Indeed, he has known many an invalid who might have gone to his grave a bit happier for some momentary stimulant which stupid reformers saw fit to withhold.
He was told by the proprietor of several supper places in one of our great cities—and he cannot doubt his word, since he has known him for a long, long time—that one of the federal Prohibition officers who live on graft receives not less than five dollars for every case of wine which passes the Customs. Very swiftly this official is growing unbelievably rich; he does not wish, naturally, to see a return to what might now be considered the old, calm days. Not long ago, this grafter decided that it was about time to make a spectacular “raid” and close up, for a while, the cabarets along the route where he acted as supreme czar. For Washington might take his long inaction as neglect of duty. Therefore he set a night when he visited various restaurants in a limousine, warning the proprietors that they must shut down. But he added, in the ear of each, “Don’t worry! this is only a bluff—a spectacular gesture. You’ll all be free to sell stuff in a little while.” He meant that phrase, “a little while,” for, of course, his graft ceased during the interval of grayness. But the federal government, getting his report, seemed pleased at his attention to his duties, and all was serene for him. Champagne was purchased soon afterwards in all these cabarets, and the jazz struck up a livelier tune, and everybody was happy.
He has read with astonishment that the student-governing body in several of our colleges has found it necessary to take formal action for the suppression of intoxication among under-graduates. Was this ever done in “the good old days”? Think of it! Your boy, whom the Volstead Act was to protect from the scandal of drunkenness, must have what is comparable to the Mullan-Gage Act and the Hobert Act pressed upon him in his college, so that he may be made to see the dangers that lurk in alcohol. The great and holy Government cannot control him; a minor form of tyranny and suppression must come into existence to aid the already heavy machinery of the law to run smoothly.
He has known of an exalted judge who purchased liquor from a police officer, had it delivered at his door in a patrol wagon; and that wagon was guarded by a man in uniform.
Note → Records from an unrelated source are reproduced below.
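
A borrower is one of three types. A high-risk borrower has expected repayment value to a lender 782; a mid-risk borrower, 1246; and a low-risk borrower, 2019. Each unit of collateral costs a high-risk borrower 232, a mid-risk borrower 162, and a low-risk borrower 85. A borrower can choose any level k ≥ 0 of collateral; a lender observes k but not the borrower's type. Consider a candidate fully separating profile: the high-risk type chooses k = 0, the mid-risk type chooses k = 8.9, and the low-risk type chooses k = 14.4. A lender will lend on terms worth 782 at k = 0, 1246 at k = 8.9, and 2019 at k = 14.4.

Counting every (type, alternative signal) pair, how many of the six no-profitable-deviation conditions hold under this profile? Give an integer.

High-risk (own payoff 782): to k=8.9 gives 1246 − 232×8.9 = -818.8 → no gain ✓; to k=14.4 gives 2019 − 232×14.4 = -1321.8 → no gain ✓.
Mid-risk (own payoff 1246 − 162×8.9 = -195.8): to k=0 gives 782 → profitable ✗; to k=14.4 gives 2019 − 162×14.4 = -313.8 → no gain ✓.
Low-risk (own payoff 2019 − 85×14.4 = 795): to k=0 gives 782 → no gain ✓; to k=8.9 gives 1246 − 85×8.9 = 489.5 → no gain ✓.
5 of the 6 constraints hold; not an equilibrium.

5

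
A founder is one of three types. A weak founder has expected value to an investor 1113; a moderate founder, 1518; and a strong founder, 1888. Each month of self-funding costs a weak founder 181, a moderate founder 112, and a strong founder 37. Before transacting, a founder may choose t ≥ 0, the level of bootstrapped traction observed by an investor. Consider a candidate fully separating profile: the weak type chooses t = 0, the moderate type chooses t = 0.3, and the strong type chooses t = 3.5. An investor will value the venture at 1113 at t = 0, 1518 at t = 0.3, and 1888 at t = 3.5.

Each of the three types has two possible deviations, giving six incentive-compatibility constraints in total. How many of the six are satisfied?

Strong (own payoff 1888 − 37×3.5 = 1758.5): to t=0 gives 1113 → no gain ✓; to t=0.3 gives 1518 − 37×0.3 = 1506.9 → no gain ✓.
Moderate (own payoff 1518 − 112×0.3 = 1484.4): to t=0 gives 1113 → no gain ✓; to t=3.5 gives 1888 − 112×3.5 = 1496 → profitable ✗.
Weak (own payoff 1113): to t=0.3 gives 1518 − 181×0.3 = 1463.7 → profitable ✗; to t=3.5 gives 1888 − 181×3.5 = 1254.5 → profitable ✗.
3 of the 6 constraints hold; not an equilibrium.

3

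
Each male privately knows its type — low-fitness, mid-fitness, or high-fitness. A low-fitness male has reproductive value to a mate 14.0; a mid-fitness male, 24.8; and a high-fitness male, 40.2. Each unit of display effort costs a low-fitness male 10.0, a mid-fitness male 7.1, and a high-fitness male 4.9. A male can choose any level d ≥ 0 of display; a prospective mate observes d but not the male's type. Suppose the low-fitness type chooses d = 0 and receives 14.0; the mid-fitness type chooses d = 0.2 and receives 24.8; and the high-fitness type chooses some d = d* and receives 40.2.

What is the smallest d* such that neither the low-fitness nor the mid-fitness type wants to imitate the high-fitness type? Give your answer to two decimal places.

2.62

Mid-fitness type (on-path payoff 24.8 − 7.1×0.2 = 23.38) won't mimic when 23.38 ≥ 40.2 − 7.1·d*, i.e. d* ≥ 2.37.
Low-fitness type (on-path payoff 14.0) won't mimic when 14.0 ≥ 40.2 − 10.0·d*, i.e. d* ≥ 2.62.
Both must hold, so d* = max(2.62, 2.37) = 2.62. The low-fitness type's constraint binds.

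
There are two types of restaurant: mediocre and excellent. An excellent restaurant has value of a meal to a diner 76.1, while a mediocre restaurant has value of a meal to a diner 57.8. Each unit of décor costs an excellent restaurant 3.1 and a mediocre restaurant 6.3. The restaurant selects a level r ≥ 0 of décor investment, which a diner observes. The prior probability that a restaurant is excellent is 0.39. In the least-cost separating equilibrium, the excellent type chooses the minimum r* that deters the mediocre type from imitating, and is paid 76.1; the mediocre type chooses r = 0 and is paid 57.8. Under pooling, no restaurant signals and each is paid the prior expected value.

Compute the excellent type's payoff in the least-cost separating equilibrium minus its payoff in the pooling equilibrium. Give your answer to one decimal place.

2.2

Least-cost separating signal: r* solves 57.8 = 76.1 − 6.3·r*, so r* = (76.1 − 57.8)/6.3 ≈ 2.9048.
Excellent type's separating payoff: 76.1 − 3.1 × r* = 76.1 − 3.1 × (76.1 − 57.8)/6.3 = 76.1 − 56.73/6.3 ≈ 67.095.
Pooling payoff: 0.39 × 76.1 + 0.61 × 57.8 = 64.937.
Difference: 67.095 − 64.937 = 2.158, i.e. 2.2 to one decimal place.
The excellent type prefers to separate.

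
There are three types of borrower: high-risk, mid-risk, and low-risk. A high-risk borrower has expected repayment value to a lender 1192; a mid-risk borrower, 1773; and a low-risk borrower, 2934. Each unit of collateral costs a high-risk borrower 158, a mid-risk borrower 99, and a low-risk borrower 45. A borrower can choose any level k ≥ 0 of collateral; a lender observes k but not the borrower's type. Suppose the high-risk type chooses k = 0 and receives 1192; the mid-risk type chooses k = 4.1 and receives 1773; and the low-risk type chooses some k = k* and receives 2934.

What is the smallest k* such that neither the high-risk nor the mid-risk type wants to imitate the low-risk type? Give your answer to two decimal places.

High-risk type (on-path payoff 1192) won't mimic when 1192 ≥ 2934 − 158·k*, i.e. k* ≥ 11.03.
Mid-risk type (on-path payoff 1773 − 99×4.1 = 1367.1) won't mimic when 1367.1 ≥ 2934 − 99·k*, i.e. k* ≥ 15.83.
Both must hold, so k* = max(11.03, 15.83) = 15.83. The mid-risk type's constraint binds.

15.83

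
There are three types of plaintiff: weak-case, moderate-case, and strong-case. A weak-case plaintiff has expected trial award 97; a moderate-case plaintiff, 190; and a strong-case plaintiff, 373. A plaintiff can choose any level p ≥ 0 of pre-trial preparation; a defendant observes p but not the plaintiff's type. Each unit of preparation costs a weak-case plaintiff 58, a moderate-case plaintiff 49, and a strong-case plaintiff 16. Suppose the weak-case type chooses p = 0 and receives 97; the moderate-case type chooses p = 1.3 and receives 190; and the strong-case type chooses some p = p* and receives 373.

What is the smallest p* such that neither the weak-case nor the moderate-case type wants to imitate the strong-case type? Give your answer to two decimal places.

5.03

Weak-case type (on-path payoff 97) won't mimic when 97 ≥ 373 − 58·p*, i.e. p* ≥ 4.76.
Moderate-case type (on-path payoff 190 − 49×1.3 = 126.3) won't mimic when 126.3 ≥ 373 − 49·p*, i.e. p* ≥ 5.03.
Both must hold, so p* = max(4.76, 5.03) = 5.03. The moderate-case type's constraint binds.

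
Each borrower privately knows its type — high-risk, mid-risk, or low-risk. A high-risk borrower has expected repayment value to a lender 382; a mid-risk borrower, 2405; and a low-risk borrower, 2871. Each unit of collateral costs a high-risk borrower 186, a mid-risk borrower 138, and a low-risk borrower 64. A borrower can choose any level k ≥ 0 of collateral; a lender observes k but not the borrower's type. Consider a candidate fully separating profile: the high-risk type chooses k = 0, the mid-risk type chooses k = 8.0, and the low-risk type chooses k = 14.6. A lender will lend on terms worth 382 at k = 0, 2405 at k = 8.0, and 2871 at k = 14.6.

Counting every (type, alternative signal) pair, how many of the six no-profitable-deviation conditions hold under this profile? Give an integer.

5

Mid-risk (own payoff 2405 − 138×8.0 = 1301): to k=0 gives 382 → no gain ✓; to k=14.6 gives 2871 − 138×14.6 = 856.2 → no gain ✓.
Low-risk (own payoff 2871 − 64×14.6 = 1936.6): to k=0 gives 382 → no gain ✓; to k=8.0 gives 2405 − 64×8.0 = 1893 → no gain ✓.
High-risk (own payoff 382): to k=8.0 gives 2405 − 186×8.0 = 917 → profitable ✗; to k=14.6 gives 2871 − 186×14.6 = 155.4 → no gain ✓.
5 of the 6 constraints hold; not an equilibrium.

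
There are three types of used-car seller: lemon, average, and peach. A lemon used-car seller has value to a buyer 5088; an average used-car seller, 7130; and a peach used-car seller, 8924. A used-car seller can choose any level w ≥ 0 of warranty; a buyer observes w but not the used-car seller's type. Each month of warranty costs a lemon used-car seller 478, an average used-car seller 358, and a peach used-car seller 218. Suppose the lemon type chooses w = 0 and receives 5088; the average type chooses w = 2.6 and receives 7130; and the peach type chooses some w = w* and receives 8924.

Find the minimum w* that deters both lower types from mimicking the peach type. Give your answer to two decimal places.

Average type (on-path payoff 7130 − 358×2.6 = 6199.2) won't mimic when 6199.2 ≥ 8924 − 358·w*, i.e. w* ≥ 7.61.
Lemon type (on-path payoff 5088) won't mimic when 5088 ≥ 8924 − 478·w*, i.e. w* ≥ 8.03.
Both must hold, so w* = max(8.03, 7.61) = 8.03. The lemon type's constraint binds.

8.03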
He has known another minion of the law who admitted that, though he had not violated the Volstead Act, for conscientious reasons, had never so much as had a case of bought-and-paid-for whiskey or beer carted to his door, he had somehow “found” a bottle or two in his home, left there by sympathetic friends, he supposed; yet he did not inquire. “Conscience doth make cowards of us all,” as Hamlet said; but how one absolves himself is a matter of private concern. Rationalism could go no further than this minion’s processes of reasoning. Strange indeed are the ways of powerful public officials, obeying one law to the letter, and letting their ethics slip and slide when it comes to some other law which they do not really wish to keep, and do not really wish to break.